En 2009 à La Réunion, porté par le bureau d’études IMAGEEN et le laboratoire de physique du bâtiment et des systèmes de l’Université de La Réunion (LPBS), l’outil régional PERENE (PERformances ENErgétiques des Bâtiments à La Réunion) est venu porter sa pierre à l’édifice en livrant la première version d’un guide des bonnes pratiques et des règles de conception thermiques et énergétiques des bâtiments, adaptés aux différents climats de l’île.
En 2010, la règlementation thermique, acoustique et aération spécifique aux départements d’outre-mer (RTAA DOM) est venue imposer des règles de construction plus durables.
En 2020, le programme Ombree portant sur la réduction des consommations d’énergie dans les bâtiments ultramarins a offert à 5 projets réunionnais d’être soutenus dans l’objectif de développer des solutions pour réaliser
COCO a été lancé car nous nous sommes rendus compte que dans certains bâtiments, les usagers se sentaient bien alors qu’en théorie, ils auraient dû être inconfortables Nejia Ferjani Directrice du Bureau d’études IMAGEEN.
de belles sources d’économies sur le poste climatisation.
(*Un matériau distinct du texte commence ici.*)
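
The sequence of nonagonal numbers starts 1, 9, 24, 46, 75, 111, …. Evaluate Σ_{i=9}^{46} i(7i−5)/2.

Σ i(7i−5)/2 = (7Σi² − 5Σi) / 2 over i = 9..46.
Σi = 1081 − 36 = 1045 and Σi² = 33511 − 204 = 33307.
(7·33307 − 5·1045) / 2 = 227924/2 = 113962.

113962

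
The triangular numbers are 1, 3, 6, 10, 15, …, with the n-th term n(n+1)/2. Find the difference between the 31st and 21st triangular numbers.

31·32/2 = 496 and 21·22/2 = 231.
Difference: 496 − 231 = 265.

265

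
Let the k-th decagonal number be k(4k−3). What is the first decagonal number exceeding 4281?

Solve n(4n−3) > 4281 for integer n.
The largest n with value ≤ 4281 is 33 (since 4257 ≤ 4281 < 4522), so the first above is n = 34, value 4522.

4522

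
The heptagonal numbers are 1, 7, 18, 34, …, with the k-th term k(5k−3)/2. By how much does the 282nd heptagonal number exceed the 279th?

4203

282·(5·282 − 3)/2 = 198387 and 279·(5·279 − 3)/2 = 194184.
Difference: 198387 − 194184 = 4203.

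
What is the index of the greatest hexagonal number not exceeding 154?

Solve n(2n−1) ≤ 154 for integer n.
n = 9 gives 153 ≤ 154, while n = 10 gives 190 > 154; so the answer is index 9.

9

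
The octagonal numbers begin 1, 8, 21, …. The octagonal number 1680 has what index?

24

Set n(3n−2) = 1680, giving 3n² − 2n − 1680 = 0.
The discriminant is 4 + 12·1680 = 20164, and √20164 = 142.
So n = (2 + 142) / 6 = 144/6 = 24.
Check: 24·(3·24 − 2) = 1680. ✓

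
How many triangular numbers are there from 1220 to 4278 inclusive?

The n-th triangular number is n(n+1)/2.
Smallest index with value ≥ 1220: n = 49 (giving 1225).
Largest index with value ≤ 4278: n = 92 (giving 4278).
Indices 49 through 92: 44 terms.

44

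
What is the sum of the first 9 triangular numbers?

Σ i(i+1)/2 = (Σi² + Σi) / 2 over i = 1..9.
Σi = 45 and Σi² = 285.
(1·285 + 1·45) / 2 = 330/2 = 165.

165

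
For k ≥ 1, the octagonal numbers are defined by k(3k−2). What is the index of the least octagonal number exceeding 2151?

Solve n(3n−2) > 2151 for integer n.
The largest n with value ≤ 2151 is 27 (since 2133 ≤ 2151 < 2296), so the first above is n = 28, value 2296.

28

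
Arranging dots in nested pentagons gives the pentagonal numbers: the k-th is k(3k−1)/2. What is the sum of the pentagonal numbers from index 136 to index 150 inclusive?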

De nouvelles avancées sont attendues suite au lancement de l’appel à projets OMBREE 2, le
2 janvier dernier. Les connaissances appliquées à la conception bioclimatique se sont donc considérablement étoffées en 20 ans, mais il reste encore beaucoup à apprendre, et à démontrer.
Des référentiels inadaptés à l’outre-mer.
Offrir des conditions de vie et de confort (température, luminosité, humidité…) adéquats et agréables de la manière la plus naturelle possible reste une affaire non seulement très “locale” mais somme toute encore très “personnelle”. En effet, si la commande publique a intégré la question à la fois dans le bâtiment tertiaire et résidentiel, l’absence de règlementation pour les bâtiments tertiaires neufs laisse au bon vouloir du maître d’ouvrage privé le choix d’intégrer (ou non) des solutions bioclimatiques telles que la végétalisation, l’isolation des toitures, le recours aux brasseurs d’air ou à des dispositifs de protection solaire… des dispositifs qui permettent d’atteindre le confort thermique, même sans climatisation.
Pour évaluer le confort d’une future construction, les bureaux d’études et professionnels du bâtiment s’appuient sur un outil développé par l’architecte Baruch Giovini. Le diagramme qui porte le nom du pionnier de l’architecture bioclimatique, délimite des zones dans lesquelles les personnes se sentent en confort en fonction de la température, de l’humidité et de la vitesse d’air. Reste qu’il a été établi sur la base d’enquêtes réalisées en climat méditerranéen caractérisé par l’alternance entre un été sec et un hiver rigoureux.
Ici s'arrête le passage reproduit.